From 0ffe042c70e0b665b6ae673b39713799618b9f02 Mon Sep 17 00:00:00 2001
From: Robert Haas <rhaas@postgresql.org>
Date: Thu, 19 Oct 2023 15:12:52 -0400
Subject: [PATCH 1/2] RelationTruncate must also set DELAY_CHKPT_START

Previously, it set only DELAY_CHKPT_COMPLETE. That was important,
because it meant that if the XLOG_SMGR_TRUNCATE record preceded a
XLOG_CHECKPOINT_ONLINE record in the WAL, then the truncation would
also happen on disk before the XLOG_CHECKPOINT_ONLINE record was
written.

However, it didn't guarantee that the sync request for the
truncation got processed before the XLOG_CHECKPOINT_ONLINE record
was written. By setting XLOG_CHKPT_START, we guarantee that if
an XLOG_SMGR_TRUNCATE record is written to WAL before the redo
pointer of some concurrent checkpoint, the sync request queued by
that operation must be processed by that checkpoint (rather than
being left for the following one).

Report by Thomas Munro.
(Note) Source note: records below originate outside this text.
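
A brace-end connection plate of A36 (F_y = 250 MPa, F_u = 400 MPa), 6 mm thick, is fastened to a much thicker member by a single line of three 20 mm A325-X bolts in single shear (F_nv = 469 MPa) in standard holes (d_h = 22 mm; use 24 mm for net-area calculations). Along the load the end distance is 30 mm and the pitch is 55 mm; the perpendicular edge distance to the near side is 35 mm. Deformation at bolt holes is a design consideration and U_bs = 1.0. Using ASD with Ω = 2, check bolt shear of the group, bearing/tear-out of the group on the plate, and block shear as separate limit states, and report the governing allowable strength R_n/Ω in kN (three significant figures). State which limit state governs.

Bolt shear: A_b = π·20²/4 = 314.2 mm²; R_n = 469 × 314.2 × 3 × 1 / 1000 = 442 kN → 442 / 2 = 221 kN.
Bearing: edge l_c = 19, r_n = 54.72 kN; interior l_c = 33, r_n = 95.04 kN; R_n = 54.72 + 2·95.04 = 244.8 kN → 122 kN.
Block shear: A_gv = 840, A_nv = 480, A_nt = 138 mm²; R_n = min(0.6F_uA_nv, 0.6F_yA_gv) + U_bs·F_u·A_nt = 170.4 kN → 85.2 kN.
Block shear governs: 85.2 kN.

85.2 kN (block shear governs)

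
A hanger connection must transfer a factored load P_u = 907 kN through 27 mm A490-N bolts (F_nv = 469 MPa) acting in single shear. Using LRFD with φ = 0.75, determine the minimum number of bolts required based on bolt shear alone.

A_b = π·27²/4 = 572.6 mm².
Per-bolt design strength φR_n = 0.75 × 469 × 572.6 × 1 / 1000 = 201.4 kN.
n ≥ 907 / 201.4 = 4.504 → use 5 bolts.

5 bolts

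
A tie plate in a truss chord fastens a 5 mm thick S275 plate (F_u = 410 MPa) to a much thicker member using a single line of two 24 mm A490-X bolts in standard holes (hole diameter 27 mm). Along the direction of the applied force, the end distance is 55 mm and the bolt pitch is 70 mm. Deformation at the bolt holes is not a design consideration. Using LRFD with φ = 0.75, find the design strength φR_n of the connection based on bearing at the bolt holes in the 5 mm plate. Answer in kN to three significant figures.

Per bolt r_n = 1.5 l_c t F_u ≤ 3.0 d t F_u; upper limit = 3.0 × 24 × 5 × 410 / 1000 = 147.6 kN.
Edge bolt: l_c = 55 − 27/2 = 41.5 mm → 1.5 × 41.5 × 5 × 410 / 1000 = 127.6 → r_n = 127.6 kN.
Interior bolts: l_c = 70 − 27 = 43 mm → 1.5 × 43 × 5 × 410 / 1000 = 132.2 → r_n = 132.2 kN.
R_n = 1 × 127.6 + 1 × 132.2 = 259.8 kN.
Design strength φR_n = 0.75 × 259.8 = 195 kN.

195 kN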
Patch by me.
---
 src/backend/catalog/storage.c | 27 ++++++++++++++++++++-------
 1 file changed, 20 insertions(+), 7 deletions(-)
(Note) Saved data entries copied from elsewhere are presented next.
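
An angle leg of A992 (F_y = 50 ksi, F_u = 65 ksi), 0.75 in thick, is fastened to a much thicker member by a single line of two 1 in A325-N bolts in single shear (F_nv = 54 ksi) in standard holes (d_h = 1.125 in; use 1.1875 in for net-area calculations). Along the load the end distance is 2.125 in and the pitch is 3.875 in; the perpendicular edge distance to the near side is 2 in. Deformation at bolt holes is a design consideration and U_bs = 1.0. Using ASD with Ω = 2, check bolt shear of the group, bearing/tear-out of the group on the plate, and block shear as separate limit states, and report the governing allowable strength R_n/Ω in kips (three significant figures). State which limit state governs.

Bolt shear: A_b = π·1²/4 = 0.7854 in²; R_n = 54 × 0.7854 × 2 × 1 = 84.82 kips → 84.82 / 2 = 42.4 kips.
Bearing: edge l_c = 1.562, r_n = 91.41 kips; interior l_c = 2.75, r_n = 117 kips; R_n = 91.41 + 1·117 = 208.4 kips → 104 kips.
Block shear: A_gv = 4.5, A_nv = 3.164, A_nt = 1.055 in²; R_n = min(0.6F_uA_nv, 0.6F_yA_gv) + U_bs·F_u·A_nt = 192 kips → 96 kips.
Bolt shear governs: 42.4 kips.

42.4 kips (bolt shear governs)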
diff --git a/src/backend/catalog/storage.c b/src/backend/catalog/storage.c
index 93f07e49b7..bef4269368 100644
--- a/src/backend/catalog/storage.c
+++ b/src/backend/catalog/storage.c
@@ -336,20 +336,33 @@ RelationTruncate(Relation rel, BlockNumber nblocks)
 	RelationPreTruncate(rel);
 
 	/*
-	 * Make sure that a concurrent checkpoint can't complete while truncation
-	 * is in progress.
+	 * The code which follows can interact with concurrent checkpoints in two
+	 * separate ways.
 	 *
-	 * The truncation operation might drop buffers that the checkpoint
+	 * First, the truncation operation might drop buffers that the checkpoint
 	 * otherwise would have flushed. If it does, then it's essential that the
 	 * files actually get truncated on disk before the checkpoint record is
 	 * written. Otherwise, if reply begins from that checkpoint, the
 	 * to-be-truncated blocks might still exist on disk but have older
 	 * contents than expected, which can cause replay to fail. It's OK for the
 	 * blocks to not exist on disk at all, but not for them to have the wrong
-	 * contents.
+	 * contents. For this reason, we need to set DELAY_CHKPT_COMPLETE while
+	 * this code executes.
+	 *
+	 * Second, the call to smgrtruncate() below will in turn call
+	 * RegisterSyncRequest(). We need the sync request created by that call
+	 * to be processed before the checkpoint completes. CheckPointGuts()
+	 * will call ProcessSyncRequests(), but if we register our sync request
+	 * after that happens, then the WAL record for the truncation could end
+	 * up preceding the checkpoint record, while the actual sync doesn't happen
+	 * until the next checkpoint. To prevent that, we need to set
+	 * DELAY_CHKPT_START here. That way, if the XLOG_SMGR_TRUNCATE precedes
+	 * the redo pointer of a concurrent checkpoint, we're guaranteed that the
+	 * corresponding sync request will be processed before the checkpoint
+	 * completes.
 	 */
-	Assert((MyProc->delayChkptFlags & DELAY_CHKPT_COMPLETE) == 0);
-	MyProc->delayChkptFlags |= DELAY_CHKPT_COMPLETE;
+	Assert((MyProc->delayChkptFlags & (DELAY_CHKPT_START | DELAY_CHKPT_COMPLETE)) == 0);
+	MyProc->delayChkptFlags |= DELAY_CHKPT_START | DELAY_CHKPT_COMPLETE;
 
 	/*
 	 * We WAL-log the truncation before actually truncating, which means
@@ -397,7 +410,7 @@ RelationTruncate(Relation rel, BlockNumber nblocks)
 	smgrtruncate(RelationGetSmgr(rel), forks, nforks, blocks);
 
 	/* We've done all the critical work, so checkpoints are OK now. */
-	MyProc->delayChkptFlags &= ~DELAY_CHKPT_COMPLETE;
+	MyProc->delayChkptFlags &= ~(DELAY_CHKPT_START | DELAY_CHKPT_COMPLETE);
 
 	/*
 	 * Update upper-level FSM pages to account for the truncation. This is
-- 
2.37.1 (Apple Git-137.1)